Все эти мысли совсем примирили его с Мишаковым. Настроение его снова выровнялось. И вот с этим, потерянным было, а теперь вновь обретенным приятным и легким настроением Веденеев начал новый день.

Итак, это был их последний день пребывания в Окуловке, и в этот последний день им предстояло закончить свою работу. Но что уж это была за работа после всего того, что уже было сделано раньше.
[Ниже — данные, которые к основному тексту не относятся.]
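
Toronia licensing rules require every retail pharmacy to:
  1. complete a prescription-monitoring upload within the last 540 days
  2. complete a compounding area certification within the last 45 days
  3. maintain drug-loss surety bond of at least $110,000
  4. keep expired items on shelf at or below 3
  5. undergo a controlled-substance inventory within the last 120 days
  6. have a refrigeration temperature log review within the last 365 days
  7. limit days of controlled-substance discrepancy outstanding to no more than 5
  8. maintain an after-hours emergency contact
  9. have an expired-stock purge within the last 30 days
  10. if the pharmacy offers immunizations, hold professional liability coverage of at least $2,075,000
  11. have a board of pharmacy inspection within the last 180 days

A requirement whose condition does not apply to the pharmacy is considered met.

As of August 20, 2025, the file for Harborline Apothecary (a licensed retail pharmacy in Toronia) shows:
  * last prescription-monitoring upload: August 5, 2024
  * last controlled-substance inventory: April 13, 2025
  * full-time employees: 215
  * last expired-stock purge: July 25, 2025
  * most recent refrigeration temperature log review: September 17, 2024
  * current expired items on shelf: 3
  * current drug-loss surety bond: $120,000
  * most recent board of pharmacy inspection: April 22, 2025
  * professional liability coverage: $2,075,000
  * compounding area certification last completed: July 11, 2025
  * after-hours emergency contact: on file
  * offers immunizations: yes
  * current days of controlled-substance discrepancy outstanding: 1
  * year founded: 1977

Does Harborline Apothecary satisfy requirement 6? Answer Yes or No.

6. refrigeration temperature log review 337 days ago vs limit 365 → met

Yes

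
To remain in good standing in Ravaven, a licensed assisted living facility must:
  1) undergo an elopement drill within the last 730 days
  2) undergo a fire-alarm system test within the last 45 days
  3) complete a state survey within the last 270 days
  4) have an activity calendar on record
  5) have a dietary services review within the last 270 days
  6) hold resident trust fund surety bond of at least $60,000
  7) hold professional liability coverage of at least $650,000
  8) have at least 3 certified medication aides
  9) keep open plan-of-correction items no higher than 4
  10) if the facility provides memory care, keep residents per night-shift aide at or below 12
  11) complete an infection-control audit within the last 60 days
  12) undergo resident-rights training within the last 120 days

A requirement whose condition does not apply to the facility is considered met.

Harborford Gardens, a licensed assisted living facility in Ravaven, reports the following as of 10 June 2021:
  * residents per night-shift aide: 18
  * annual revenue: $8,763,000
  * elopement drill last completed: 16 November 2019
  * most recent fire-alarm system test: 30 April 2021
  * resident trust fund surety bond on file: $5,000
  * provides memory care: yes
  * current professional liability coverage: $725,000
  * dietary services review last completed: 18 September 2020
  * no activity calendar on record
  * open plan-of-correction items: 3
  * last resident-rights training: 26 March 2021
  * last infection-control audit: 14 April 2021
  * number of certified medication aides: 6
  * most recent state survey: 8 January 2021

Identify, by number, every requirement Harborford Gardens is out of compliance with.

1. elopement drill 572 days ago vs limit 730 → met
2. fire-alarm system test 41 days ago vs limit 45 → met
3. state survey 153 days ago vs limit 270 → met
4. activity calendar absent → not met
5. dietary services review 265 days ago vs limit 270 → met
6. resident trust fund surety bond $5,000 < $60,000 → not met
7. professional liability coverage $725,000 ≥ $650,000 → met
8. certified medication aides 6 ≥ 3 → met
9. open plan-of-correction items 3 ≤ 4 → met
10. condition 'provides memory care' holds; residents per night-shift aide 18 > 12 → not met
11. infection-control audit 57 days ago vs limit 60 → met
12. resident-rights training 76 days ago vs limit 120 → met
Not met: 4, 6, 10

4, 6, 10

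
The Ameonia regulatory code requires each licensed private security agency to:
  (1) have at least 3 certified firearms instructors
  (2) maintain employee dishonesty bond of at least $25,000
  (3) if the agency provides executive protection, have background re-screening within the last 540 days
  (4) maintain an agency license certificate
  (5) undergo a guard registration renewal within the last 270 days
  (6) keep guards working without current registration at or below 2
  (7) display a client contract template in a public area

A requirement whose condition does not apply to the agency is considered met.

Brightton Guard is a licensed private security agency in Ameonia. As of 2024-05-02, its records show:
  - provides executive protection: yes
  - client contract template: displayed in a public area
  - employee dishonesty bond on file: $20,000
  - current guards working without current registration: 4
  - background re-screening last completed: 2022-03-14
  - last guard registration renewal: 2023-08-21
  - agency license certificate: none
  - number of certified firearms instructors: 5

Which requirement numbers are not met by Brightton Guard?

1. certified firearms instructors 5 ≥ 3 → met
2. employee dishonesty bond $20,000 < $25,000 → not met
3. condition 'provides executive protection' holds; background re-screening 780 days ago vs limit 540 → not met
4. agency license certificate absent → not met
5. guard registration renewal 255 days ago vs limit 270 → met
6. guards working without current registration 4 > 2 → not met
7. client contract template present → met
Not met: 2, 3, 4, 6

2, 3, 4, 6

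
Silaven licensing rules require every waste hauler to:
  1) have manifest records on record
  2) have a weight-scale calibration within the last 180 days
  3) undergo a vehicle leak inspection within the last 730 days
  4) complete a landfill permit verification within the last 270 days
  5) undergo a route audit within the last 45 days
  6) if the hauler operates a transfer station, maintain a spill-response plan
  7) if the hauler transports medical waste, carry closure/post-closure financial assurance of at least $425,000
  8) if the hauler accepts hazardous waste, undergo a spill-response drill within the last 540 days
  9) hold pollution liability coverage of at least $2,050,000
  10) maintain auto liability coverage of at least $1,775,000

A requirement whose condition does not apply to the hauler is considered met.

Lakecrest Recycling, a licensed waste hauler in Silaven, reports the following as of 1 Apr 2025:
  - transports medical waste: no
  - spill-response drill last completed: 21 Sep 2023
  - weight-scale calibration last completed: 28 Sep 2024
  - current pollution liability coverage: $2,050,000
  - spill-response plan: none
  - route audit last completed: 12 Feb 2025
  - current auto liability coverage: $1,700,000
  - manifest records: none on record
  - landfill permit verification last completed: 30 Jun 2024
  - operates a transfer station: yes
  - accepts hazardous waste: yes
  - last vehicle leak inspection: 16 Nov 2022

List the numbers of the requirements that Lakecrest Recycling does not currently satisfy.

1. manifest records absent → not met
2. weight-scale calibration 185 days ago vs limit 180 → not met
3. vehicle leak inspection 867 days ago vs limit 730 → not met
4. landfill permit verification 275 days ago vs limit 270 → not met
5. route audit 48 days ago vs limit 45 → not met
6. condition 'operates a transfer station' holds; spill-response plan absent → not met
7. condition 'transports medical waste' does not hold → requirement n/a → met
8. condition 'accepts hazardous waste' holds; spill-response drill 558 days ago vs limit 540 → not met
9. pollution liability coverage $2,050,000 ≥ $2,050,000 → met
10. auto liability coverage $1,700,000 < $1,775,000 → not met
Not met: 1, 2, 3, 4, 5, 6, 8, 10

1, 2, 3, 4, 5, 6, 8, 10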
Пустая формальность — закрепить один километр варианта трассы, или, говоря попросту, зарыть в землю четыре столба и написать на них все, что положено. В общем-то, подумал Веденеев, сам он мог бы сегодня и не ехать на трассу, к черту на рога из-за каких-то глупых четырех столбов. Мишаков поедет сам непременно, и не только потому, что он как начальник группы отвечает за ее работу, а еще — и в основном — потому, что Мишаков педант и не доверяет в работе никому. Его дотошность и педантизм, переходивший, по мнению Веденеева, все мыслимые границы, давно уже служили в институте пищей для анекдотов. Рассказывали, например, как однажды, в тайге, он пошел за шестьдесят километров, потому что не помнил — сделана у него надпись на одном из реперов или нет. Самое смешное, что надпись была. Одним словом — фанатик и педант. И будь на месте Мишакова кто-нибудь другой, то он — тот, другой — и сам бы сказал Веденееву: оставайся, мол, да подготовь все к отъезду, или, в крайнем случае, подготовь камералку. Но Мишаков, конечно, и не подумает так поступить, ему это просто в голову не придет. А просить его Веденеев считал ниже своего достоинства, тем более что в глубине души был уверен в отказе. Ну да ладно, все равно. Он может и поехать, не убудет от него. Днем больше, днем меньше. Это конец, конец всем его изысканиям. И незачем, следовательно, портить последние часы из-за пустяков. Особенно сегодня, когда у него такое хорошее настроение. И Веденеев твердо решил про себя: до самого возвращения в Ленинград Мишакова больше не задевать и не заводить.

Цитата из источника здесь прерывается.